Pemimpin yang terpilih akan diberi kewenangan untuk mengelola anggaran dan mengambil kebijakan dalam upaya mewujudkan kebaikan bersama yang menjadi tujuan hidup bernegara.   Untuk itu, seorang pemimpin harus memiliki kelebihan jika dibandingkan dengan rakyat lainnya. Karena kelebihannya itu, sesorang dipilih menjadi pemimpin.

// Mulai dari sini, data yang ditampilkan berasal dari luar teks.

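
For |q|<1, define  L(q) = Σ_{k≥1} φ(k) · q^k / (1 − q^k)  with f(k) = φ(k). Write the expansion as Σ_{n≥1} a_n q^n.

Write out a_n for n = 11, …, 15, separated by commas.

[q^11] φ(1)=1,φ(11)=10 ⇒ 11
n=12: 1·12 2·6 3·4 4·3 6·2 12·1  φ→[1+1+2+2+2+4]=12
[q^13] φ(13)=12,φ(1)=1 ⇒ 13
n=14: 14·1 7·2 2·7 1·14  φ→[6+6+1+1]=14
n=15: 1·15 3·5 5·3 15·1  φ→[1+2+4+8]=15

11, 12, 13, 14, 15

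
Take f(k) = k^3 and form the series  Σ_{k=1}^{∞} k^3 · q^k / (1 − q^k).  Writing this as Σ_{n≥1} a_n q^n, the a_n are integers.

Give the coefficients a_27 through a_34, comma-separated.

20440, 25112, 24390, 31752, 29792, 37449, 37296, 44226

n=27: 1·27 3·9 9·3 27·1  f→[1+27+729+19683]=20440
q^28  k|28↦f(k): 28:21952 14:2744 7:343 4:64 2:8 1:1  a_28=25112
d|29:{1,29}  Σf=1+24389=24390
d|30:{30,15,10,6,5,3,2,1}  Σf=27000+3375+1000+216+125+27+8+1=31752
n=31: 1·31 31·1  f→[1+29791]=29792
[q^32] f(32)=32768,f(16)=4096,f(8)=512,f(4)=64,f(2)=8,f(1)=1 ⇒ 37449
[q^33] f(33)=35937,f(11)=1331,f(3)=27,f(1)=1 ⇒ 37296
q^34  k|34↦f(k): 34:39304 17:4913 2:8 1:1  a_34=44226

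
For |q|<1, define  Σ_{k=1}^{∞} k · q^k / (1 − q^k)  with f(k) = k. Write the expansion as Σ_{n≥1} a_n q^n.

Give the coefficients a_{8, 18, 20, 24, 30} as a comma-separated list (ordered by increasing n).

15, 39, 42, 60, 72

q^8  k|8↦f(k): 1:1 2:2 4:4 8:8  a_8=15
q^18  k|18↦f(k): 18:18 9:9 6:6 3:3 2:2 1:1  a_18=39
n=20: 1·20 2·10 4·5 5·4 10·2 20·1  f→[1+2+4+5+10+20]=42
q^24  k|24↦f(k): 24:24 12:12 8:8 6:6 4:4 3:3 2:2 1:1  a_24=60
d|30:{1,2,3,5,6,10,15,30}  Σf=1+2+3+5+6+10+15+30=72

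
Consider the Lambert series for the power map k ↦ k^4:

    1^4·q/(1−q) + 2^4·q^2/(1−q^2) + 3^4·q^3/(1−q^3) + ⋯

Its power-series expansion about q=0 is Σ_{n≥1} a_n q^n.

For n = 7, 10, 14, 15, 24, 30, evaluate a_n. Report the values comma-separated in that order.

2402, 10642, 40834, 51332, 358258, 872644

[q^7] f(7)=2401,f(1)=1 ⇒ 2402
n=10: 1·10 2·5 5·2 10·1  f→[1+16+625+10000]=10642
d|14:{1,2,7,14}  Σf=1+16+2401+38416=40834
q^15  k|15↦f(k): 15:50625 5:625 3:81 1:1  a_15=51332
d|24:{24,12,8,6,4,3,2,1}  Σf=331776+20736+4096+1296+256+81+16+1=358258
[q^30] f(30)=810000,f(15)=50625,f(10)=10000,f(6)=1296,f(5)=625,f(3)=81,f(2)=16,f(1)=1 ⇒ 872644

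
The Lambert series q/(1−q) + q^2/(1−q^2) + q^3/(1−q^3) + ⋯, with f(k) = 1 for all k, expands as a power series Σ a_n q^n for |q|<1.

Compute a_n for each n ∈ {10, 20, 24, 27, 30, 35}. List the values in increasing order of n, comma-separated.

4, 6, 8, 4, 8, 4

n=10: 1·10 2·5 5·2 10·1  f→[1+1+1+1]=4
[q^20] f(20)=1,f(10)=1,f(5)=1,f(4)=1,f(2)=1,f(1)=1 ⇒ 6
d|24:{24,12,8,6,4,3,2,1}  Σf=1+1+1+1+1+1+1+1=8
d|27:{1,3,9,27}  Σf=1+1+1+1=4
q^30  k|30↦f(k): 1:1 2:1 3:1 5:1 6:1 10:1 15:1 30:1  a_30=8
n=35: 35·1 7·5 5·7 1·35  f→[1+1+1+1]=4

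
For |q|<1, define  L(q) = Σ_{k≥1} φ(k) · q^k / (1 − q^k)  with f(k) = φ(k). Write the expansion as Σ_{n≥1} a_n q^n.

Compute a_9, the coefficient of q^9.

[q^9] φ(1)=1,φ(3)=2,φ(9)=6 ⇒ 9

a_9 = 9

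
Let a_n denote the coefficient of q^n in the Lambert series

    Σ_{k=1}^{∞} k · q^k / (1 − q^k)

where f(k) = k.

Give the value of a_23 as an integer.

a_23 = 24

[q^23] f(1)=1,f(23)=23 ⇒ 24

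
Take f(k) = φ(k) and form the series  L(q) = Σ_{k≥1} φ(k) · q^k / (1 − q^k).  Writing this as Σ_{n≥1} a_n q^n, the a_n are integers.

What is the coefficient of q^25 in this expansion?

n=25: 25·1 5·5 1·25  φ→[20+4+1]=25

a_25 = 25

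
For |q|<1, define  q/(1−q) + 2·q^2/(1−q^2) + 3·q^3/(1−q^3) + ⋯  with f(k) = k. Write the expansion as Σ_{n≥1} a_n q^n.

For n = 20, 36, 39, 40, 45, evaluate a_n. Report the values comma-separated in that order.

q^20  k|20↦f(k): 1:1 2:2 4:4 5:5 10:10 20:20  a_20=42
n=36: 1·36 2·18 3·12 4·9 6·6 9·4 12·3 18·2 36·1  f→[1+2+3+4+6+9+12+18+36]=91
n=39: 1·39 3·13 13·3 39·1  f→[1+3+13+39]=56
q^40  k|40↦f(k): 1:1 2:2 4:4 5:5 8:8 10:10 20:20 40:40  a_40=90
q^45  k|45↦f(k): 1:1 3:3 5:5 9:9 15:15 45:45  a_45=78

42, 91, 56, 90, 78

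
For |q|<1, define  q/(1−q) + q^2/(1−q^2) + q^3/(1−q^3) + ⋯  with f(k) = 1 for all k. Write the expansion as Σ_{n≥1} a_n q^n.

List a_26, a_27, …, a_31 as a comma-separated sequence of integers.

4, 4, 6, 2, 8, 2

d|26:{26,13,2,1}  Σf=1+1+1+1=4
n=27: 27·1 9·3 3·9 1·27  f→[1+1+1+1]=4
n=28: 1·28 2·14 4·7 7·4 14·2 28·1  f→[1+1+1+1+1+1]=6
q^29  k|29↦f(k): 29:1 1:1  a_29=2
[q^30] f(30)=1,f(15)=1,f(10)=1,f(6)=1,f(5)=1,f(3)=1,f(2)=1,f(1)=1 ⇒ 8
n=31: 1·31 31·1  f→[1+1]=2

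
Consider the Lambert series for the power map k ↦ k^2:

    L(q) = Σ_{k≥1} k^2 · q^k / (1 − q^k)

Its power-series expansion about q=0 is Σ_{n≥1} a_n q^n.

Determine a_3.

a_3 = 10

n=3: 1·3 3·1  f→[1+9]=10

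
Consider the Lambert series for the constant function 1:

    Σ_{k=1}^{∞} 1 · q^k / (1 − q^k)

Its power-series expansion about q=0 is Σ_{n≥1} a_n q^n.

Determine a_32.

a_32 = 6

[q^32] f(32)=1,f(16)=1,f(8)=1,f(4)=1,f(2)=1,f(1)=1 ⇒ 6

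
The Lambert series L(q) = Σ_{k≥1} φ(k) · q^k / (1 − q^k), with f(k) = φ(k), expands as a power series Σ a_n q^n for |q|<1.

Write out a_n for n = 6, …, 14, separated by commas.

q^6  k|6↦φ(k): 1:1 2:1 3:2 6:2  a_6=6
q^7  k|7↦φ(k): 7:6 1:1  a_7=7
d|8:{8,4,2,1}  Σφ=4+2+1+1=8
d|9:{9,3,1}  Σφ=6+2+1=9
q^10  k|10↦φ(k): 10:4 5:4 2:1 1:1  a_10=10
d|11:{11,1}  Σφ=10+1=11
d|12:{12,6,4,3,2,1}  Σφ=4+2+2+2+1+1=12
n=13: 13·1 1·13  φ→[12+1]=13
d|14:{1,2,7,14}  Σφ=1+1+6+6=14

6, 7, 8, 9, 10, 11, 12, 13, 14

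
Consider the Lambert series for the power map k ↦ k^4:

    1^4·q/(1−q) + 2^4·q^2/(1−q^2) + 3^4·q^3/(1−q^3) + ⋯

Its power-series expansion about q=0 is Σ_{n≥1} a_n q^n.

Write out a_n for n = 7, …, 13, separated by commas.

[q^7] f(7)=2401,f(1)=1 ⇒ 2402
d|8:{8,4,2,1}  Σf=4096+256+16+1=4369
d|9:{9,3,1}  Σf=6561+81+1=6643
d|10:{10,5,2,1}  Σf=10000+625+16+1=10642
[q^11] f(11)=14641,f(1)=1 ⇒ 14642
[q^12] f(12)=20736,f(6)=1296,f(4)=256,f(3)=81,f(2)=16,f(1)=1 ⇒ 22386
d|13:{13,1}  Σf=28561+1=28562

2402, 4369, 6643, 10642, 14642, 22386, 28562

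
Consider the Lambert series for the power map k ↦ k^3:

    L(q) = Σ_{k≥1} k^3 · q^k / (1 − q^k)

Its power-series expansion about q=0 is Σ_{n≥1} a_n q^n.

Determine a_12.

d|12:{1,2,3,4,6,12}  Σf=1+8+27+64+216+1728=2044

a_12 = 2044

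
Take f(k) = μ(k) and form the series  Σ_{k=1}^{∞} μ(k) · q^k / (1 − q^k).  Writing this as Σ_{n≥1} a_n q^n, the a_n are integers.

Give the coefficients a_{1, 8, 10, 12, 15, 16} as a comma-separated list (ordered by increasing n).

1, 0, 0, 0, 0, 0

[q^1] μ(1)=1 ⇒ 1
[q^8] μ(8)=0,μ(4)=0,μ(2)=-1,μ(1)=1 ⇒ 0
q^10  k|10↦μ(k): 10:1 5:-1 2:-1 1:1  a_10=0
[q^12] μ(1)=1,μ(2)=-1,μ(3)=-1,μ(4)=0,μ(6)=1,μ(12)=0 ⇒ 0
q^15  k|15↦μ(k): 1:1 3:-1 5:-1 15:1  a_15=0
q^16  k|16↦μ(k): 1:1 2:-1 4:0 8:0 16:0  a_16=0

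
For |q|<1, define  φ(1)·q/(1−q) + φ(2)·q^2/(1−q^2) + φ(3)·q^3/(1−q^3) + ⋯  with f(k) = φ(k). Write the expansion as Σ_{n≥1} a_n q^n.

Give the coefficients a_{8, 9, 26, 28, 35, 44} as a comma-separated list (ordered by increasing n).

[q^8] φ(8)=4,φ(4)=2,φ(2)=1,φ(1)=1 ⇒ 8
d|9:{9,3,1}  Σφ=6+2+1=9
n=26: 1·26 2·13 13·2 26·1  φ→[1+1+12+12]=26
q^28  k|28↦φ(k): 1:1 2:1 4:2 7:6 14:6 28:12  a_28=28
[q^35] φ(35)=24,φ(7)=6,φ(5)=4,φ(1)=1 ⇒ 35
[q^44] φ(44)=20,φ(22)=10,φ(11)=10,φ(4)=2,φ(2)=1,φ(1)=1 ⇒ 44

8, 9, 26, 28, 35, 44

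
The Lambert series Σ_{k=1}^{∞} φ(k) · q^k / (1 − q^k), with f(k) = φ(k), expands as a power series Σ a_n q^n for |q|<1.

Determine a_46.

n=46: 46·1 23·2 2·23 1·46  φ→[22+22+1+1]=46

a_46 = 46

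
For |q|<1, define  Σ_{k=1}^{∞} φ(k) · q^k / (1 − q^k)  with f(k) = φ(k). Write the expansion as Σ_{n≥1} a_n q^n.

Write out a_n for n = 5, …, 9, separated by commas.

d|5:{5,1}  Σφ=4+1=5
[q^6] φ(6)=2,φ(3)=2,φ(2)=1,φ(1)=1 ⇒ 6
n=7: 7·1 1·7  φ→[6+1]=7
q^8  k|8↦φ(k): 8:4 4:2 2:1 1:1  a_8=8
n=9: 1·9 3·3 9·1  φ→[1+2+6]=9

5, 6, 7, 8, 9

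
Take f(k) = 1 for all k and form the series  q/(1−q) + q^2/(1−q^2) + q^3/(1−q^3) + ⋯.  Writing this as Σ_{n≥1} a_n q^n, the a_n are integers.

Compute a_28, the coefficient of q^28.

d|28:{1,2,4,7,14,28}  Σf=1+1+1+1+1+1=6

a_28 = 6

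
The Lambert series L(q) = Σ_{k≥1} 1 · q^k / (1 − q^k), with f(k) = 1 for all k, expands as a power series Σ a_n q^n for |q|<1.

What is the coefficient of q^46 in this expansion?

n=46: 1·46 2·23 23·2 46·1  f→[1+1+1+1]=4

a_46 = 4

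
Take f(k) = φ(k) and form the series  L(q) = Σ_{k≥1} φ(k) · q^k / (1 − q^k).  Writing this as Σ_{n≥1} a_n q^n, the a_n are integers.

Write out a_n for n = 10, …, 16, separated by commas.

[q^10] φ(1)=1,φ(2)=1,φ(5)=4,φ(10)=4 ⇒ 10
d|11:{1,11}  Σφ=1+10=11
[q^12] φ(1)=1,φ(2)=1,φ(3)=2,φ(4)=2,φ(6)=2,φ(12)=4 ⇒ 12
d|13:{13,1}  Σφ=12+1=13
d|14:{14,7,2,1}  Σφ=6+6+1+1=14
[q^15] φ(15)=8,φ(5)=4,φ(3)=2,φ(1)=1 ⇒ 15
n=16: 16·1 8·2 4·4 2·8 1·16  φ→[8+4+2+1+1]=16

10, 11, 12, 13, 14, 15, 16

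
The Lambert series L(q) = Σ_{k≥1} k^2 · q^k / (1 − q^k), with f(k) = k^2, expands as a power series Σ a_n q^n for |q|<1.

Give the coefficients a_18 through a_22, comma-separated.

455, 362, 546, 500, 610

n=18: 18·1 9·2 6·3 3·6 2·9 1·18  f→[324+81+36+9+4+1]=455
n=19: 19·1 1·19  f→[361+1]=362
d|20:{20,10,5,4,2,1}  Σf=400+100+25+16+4+1=546
n=21: 21·1 7·3 3·7 1·21  f→[441+49+9+1]=500
d|22:{22,11,2,1}  Σf=484+121+4+1=610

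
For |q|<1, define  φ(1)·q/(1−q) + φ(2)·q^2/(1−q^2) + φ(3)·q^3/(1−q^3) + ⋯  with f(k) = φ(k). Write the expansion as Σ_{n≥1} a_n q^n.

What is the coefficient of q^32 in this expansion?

n=32: 1·32 2·16 4·8 8·4 16·2 32·1  φ→[1+1+2+4+8+16]=32

a_32 = 32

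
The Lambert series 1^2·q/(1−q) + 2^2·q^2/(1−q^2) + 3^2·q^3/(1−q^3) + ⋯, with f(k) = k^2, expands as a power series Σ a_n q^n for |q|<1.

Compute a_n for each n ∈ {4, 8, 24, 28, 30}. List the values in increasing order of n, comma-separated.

[q^4] f(4)=16,f(2)=4,f(1)=1 ⇒ 21
[q^8] f(8)=64,f(4)=16,f(2)=4,f(1)=1 ⇒ 85
q^24  k|24↦f(k): 1:1 2:4 3:9 4:16 6:36 8:64 12:144 24:576  a_24=850
q^28  k|28↦f(k): 1:1 2:4 4:16 7:49 14:196 28:784  a_28=1050
d|30:{30,15,10,6,5,3,2,1}  Σf=900+225+100+36+25+9+4+1=1300

21, 85, 850, 1050, 1300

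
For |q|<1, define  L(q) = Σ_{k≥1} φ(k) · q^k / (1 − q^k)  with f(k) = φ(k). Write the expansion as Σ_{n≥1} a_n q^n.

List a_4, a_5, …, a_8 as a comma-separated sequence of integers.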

BACA JUGA: Merawat Demokrasi, Menghidupkan Oposisi

BACA JUGA: Defeodalisasi Jabatan Publik (1): Bibit Demokrasi di Indonesia

Pada masyarakat tradisional, seorang pemimpin memiliki kelebihan berupa kekuatan fisik. Sebab, seorang pemimpin harus menjadi panglima perang. Kekuatan fisik itulah yang bisa  melindungi rakyatnya dari ancaman bangsa lain. Namun, dalam perjalanan sejarah, kekuatan tersebut bergeser dari fisik ke intelektual. 

Napoleon Bonaparte merupakan salah satu contoh pemimpin yang mengandalkan kekuatan intelektual. Ia menggunakan kecerdasan untuk menyusun strategi dalam peperangan sehingga bisa mengalahkan musuh-musuhnya.  

Saat ini dan kedepan, kekuatan yang dibutuhkan dari seorang pemimpin tidak lagi hanya intelektual, tetapi juga memiliki moralitas yang kuat. Kecerdasan tanpa disertai dengan moral yang baik bisa mengarah pada tirani. 

BACA JUGA: Demokrasi dan Kekuasaan: Antara Maslahat dan Mafsadat

 BACA JUGA: Mengoreksi Pesta Demokrasi agar Tak Menyakiti Bumi

Kekuasaan dan kewenangan yang diberikan kepada pemimpin tidak untuk kepentingan bangsa dan negara, tetapi digunakan untuk kepentingan pribadi, kelompok, atau golongan. Oleh karena itu, Plato tidak memilih demokrasi dalam mewujudkan kebaikan bersama.  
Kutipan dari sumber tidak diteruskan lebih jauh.